The first thing you want to try and find out however, is if you could possibly have a yeast infection. Products solely intended for feminine itching will not help clear up an infection.


Yeast infections can happen for any variety of reasons including antibiotic use, high levels of estrogen, an altered vaginal pH level, pregnancy and immune system status. If you have a few of the common symptoms for yeast infections, you want want to try a product intended to treat them. Some of the common symptoms are:


  • A thick,white discharge

  • Pain and itching

  • Painful urination

  • Swelling and redness in the vaginal area

So let’s get to the products you can buy over the counter. We will separate these into two groups. Firstly, the products you should get if you suspect a yeast infection and secondly, products that are intended to relieve vaginal discomfort.


Products for Yeast Infections


All of the over the counter products are intra-vaginal therapies and most be applied by the user. This differs from prescription products that you can take by mouth. All of the different products work just about the same and can clear 80-90% of yeast infections. In addition, the length of application for each product varies from 1 day to 7 days. Again, they are all about as effective as one another and even though a 1 day product obviously has less applications, it still takes about the same amount of days to clear up an infection. All of the following products are available over the counter and should range from about $5-$20.
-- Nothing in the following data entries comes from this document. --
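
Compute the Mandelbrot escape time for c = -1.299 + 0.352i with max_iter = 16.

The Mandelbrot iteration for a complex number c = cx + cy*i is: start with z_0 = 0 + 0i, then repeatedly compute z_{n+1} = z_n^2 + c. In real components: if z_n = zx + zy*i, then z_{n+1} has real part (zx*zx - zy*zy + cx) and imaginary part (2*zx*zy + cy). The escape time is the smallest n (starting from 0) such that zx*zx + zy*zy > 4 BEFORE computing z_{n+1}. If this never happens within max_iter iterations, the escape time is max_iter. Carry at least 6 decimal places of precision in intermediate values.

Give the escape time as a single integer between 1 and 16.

z_0 = 0 + 0i, c = -1.2990 + 0.3520i
Iter 1: z = -1.2990 + 0.3520i, |z|^2 = 1.8113
Iter 2: z = 0.2645 + -0.5625i, |z|^2 = 0.3864
Iter 3: z = -1.5454 + 0.0544i, |z|^2 = 2.3914
Iter 4: z = 1.0864 + 0.1837i, |z|^2 = 1.2141
Iter 5: z = -0.1524 + 0.7512i, |z|^2 = 0.5875
Iter 6: z = -1.8401 + 0.1230i, |z|^2 = 3.4010
Iter 7: z = 2.0717 + -0.1007i, |z|^2 = 4.3023
Escaped at iteration 7

Answer: 7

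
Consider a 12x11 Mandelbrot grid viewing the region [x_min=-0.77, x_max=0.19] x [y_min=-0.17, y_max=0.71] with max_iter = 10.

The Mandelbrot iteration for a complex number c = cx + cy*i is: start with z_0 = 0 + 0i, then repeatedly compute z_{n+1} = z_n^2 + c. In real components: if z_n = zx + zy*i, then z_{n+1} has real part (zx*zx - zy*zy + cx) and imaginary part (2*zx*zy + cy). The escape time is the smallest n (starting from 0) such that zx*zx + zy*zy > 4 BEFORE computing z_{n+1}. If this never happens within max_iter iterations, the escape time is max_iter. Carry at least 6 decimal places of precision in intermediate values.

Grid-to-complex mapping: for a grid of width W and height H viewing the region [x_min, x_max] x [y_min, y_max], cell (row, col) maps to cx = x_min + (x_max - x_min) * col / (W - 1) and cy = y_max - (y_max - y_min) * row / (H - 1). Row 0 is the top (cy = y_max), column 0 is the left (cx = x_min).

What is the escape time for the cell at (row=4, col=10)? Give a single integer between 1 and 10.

z_0 = 0 + 0i, c = 0.1027 + 0.3580i
Iter 1: z = 0.1027 + 0.3580i, |z|^2 = 0.1387
Iter 2: z = -0.0149 + 0.4316i, |z|^2 = 0.1865
Iter 3: z = -0.0833 + 0.3452i, |z|^2 = 0.1261
Iter 4: z = -0.0095 + 0.3005i, |z|^2 = 0.0904
Iter 5: z = 0.0125 + 0.3523i, |z|^2 = 0.1243
Iter 6: z = -0.0212 + 0.3668i, |z|^2 = 0.1350
Iter 7: z = -0.0314 + 0.3424i, |z|^2 = 0.1182
Iter 8: z = -0.0135 + 0.3365i, |z|^2 = 0.1134
Iter 9: z = -0.0103 + 0.3489i, |z|^2 = 0.1218

Answer: 10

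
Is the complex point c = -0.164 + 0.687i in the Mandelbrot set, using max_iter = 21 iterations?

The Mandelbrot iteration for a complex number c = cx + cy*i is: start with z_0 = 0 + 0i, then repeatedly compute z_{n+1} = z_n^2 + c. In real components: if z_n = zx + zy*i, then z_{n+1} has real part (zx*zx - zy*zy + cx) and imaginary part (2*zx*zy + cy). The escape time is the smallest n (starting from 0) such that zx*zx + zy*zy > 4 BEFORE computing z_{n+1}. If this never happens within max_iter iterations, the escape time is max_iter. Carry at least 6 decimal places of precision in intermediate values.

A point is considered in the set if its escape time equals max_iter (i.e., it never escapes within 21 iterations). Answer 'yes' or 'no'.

z_0 = 0 + 0i, c = -0.1640 + 0.6870i
Iter 1: z = -0.1640 + 0.6870i, |z|^2 = 0.4989
Iter 2: z = -0.6091 + 0.4617i, |z|^2 = 0.5841
Iter 3: z = -0.0062 + 0.1246i, |z|^2 = 0.0156
Iter 4: z = -0.1795 + 0.6855i, |z|^2 = 0.5021
Iter 5: z = -0.6016 + 0.4409i, |z|^2 = 0.5564
Iter 6: z = 0.0036 + 0.1564i, |z|^2 = 0.0245
Iter 7: z = -0.1885 + 0.6881i, |z|^2 = 0.5090
Iter 8: z = -0.6020 + 0.4276i, |z|^2 = 0.5453
Iter 9: z = 0.0155 + 0.1721i, |z|^2 = 0.0299
Iter 10: z = -0.1934 + 0.6923i, |z|^2 = 0.5167
Iter 11: z = -0.6059 + 0.4192i, |z|^2 = 0.5429
Iter 12: z = 0.0274 + 0.1790i, |z|^2 = 0.0328
Iter 13: z = -0.1953 + 0.6968i, |z|^2 = 0.5237
Iter 14: z = -0.6114 + 0.4149i, |z|^2 = 0.5459
Iter 15: z = 0.0377 + 0.1797i, |z|^2 = 0.0337
Iter 16: z = -0.1949 + 0.7006i, |z|^2 = 0.5288
Iter 17: z = -0.6168 + 0.4140i, |z|^2 = 0.5518
Iter 18: z = 0.0451 + 0.1763i, |z|^2 = 0.0331
Iter 19: z = -0.1931 + 0.7029i, |z|^2 = 0.5313
Iter 20: z = -0.6208 + 0.4156i, |z|^2 = 0.5581
Did not escape in 21 iterations → in set

Answer: yes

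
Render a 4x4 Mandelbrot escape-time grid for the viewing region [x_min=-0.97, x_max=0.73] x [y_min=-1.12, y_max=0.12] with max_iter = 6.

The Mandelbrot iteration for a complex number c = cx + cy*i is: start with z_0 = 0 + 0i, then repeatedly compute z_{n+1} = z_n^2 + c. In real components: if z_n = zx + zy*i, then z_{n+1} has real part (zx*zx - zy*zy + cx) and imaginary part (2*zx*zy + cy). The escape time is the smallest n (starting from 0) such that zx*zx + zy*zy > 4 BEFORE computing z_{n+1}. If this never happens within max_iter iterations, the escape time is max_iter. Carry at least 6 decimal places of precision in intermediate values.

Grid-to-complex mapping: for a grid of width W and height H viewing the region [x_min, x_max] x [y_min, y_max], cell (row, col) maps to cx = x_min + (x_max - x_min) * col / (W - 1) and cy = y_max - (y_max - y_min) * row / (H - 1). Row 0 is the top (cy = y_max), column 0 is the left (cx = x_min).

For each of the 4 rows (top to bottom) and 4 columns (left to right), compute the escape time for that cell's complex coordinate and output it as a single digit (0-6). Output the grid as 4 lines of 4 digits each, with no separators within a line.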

  • Monistat (Miconazole) and the associated generic products are the most common thing you will see. They go by the name Monistat-1, Monistat-3 and Monistat-7.  The number indicates the days of therapy. They come as either a vaginal cream or tablet. Monistat (Miconazole) 3 day and 7 day therapies are the most commonly recommended by pharmacists and doctors. The longer day therapies are sometimes more recommended because women who have recurrent infections respond better to longer therapies.


  • Mycelex-7 (Clotrimazole) is another very common over the counter yeast infection cream. It simply has a different anti-yeast medication than Monistat. It just as effective as Monistat.


Products for Vaginal Itching:


These products are not intended to treat infections. If you symptoms aren’t going away in a couple of days, it is recommended to go and see a doctor. The following are some products you can buy over the counter for vaginal itching:



  • Vagisil and the associated generic products are very common and popular. They shouldn’t be over $10 at a local drug store or food market. Vagisil has many different brand name extensions with it including various washes and pH refreshers. The original Vagisil is what you would be looking for. It contains an anesthetic and some disinfectants to help sooth the area and get rid of the itch. It also helps to block odors.




  • Balneol is also a very common medication over the counter for vaginal itching. Balneol does NOT contain an anesthetic as does Vagisil. Think of it more as a moisturizing product. It is a good recommendation for those with sensitive skin.




  • Hydrocortisone is available in many different vaginal itching products and is considered a low strength steroid. It is commonly used on rashes and the such. It should not be used for more than a few days in the vaginal area. Also, if you itching is due to a yeast infection, it’s possible it may make it worse.



The that about does it for the over the counter medications. My personal recommendation is that if you are thinking it may be a yeast infection, use a generic Monistat product (Miconazole) that is either the 3 or 7 day therapy. If you do not think the irritation is from a yeast infection, I recommend Balneol. It usually is better tolerated than Vagisil for those with sensitive skin.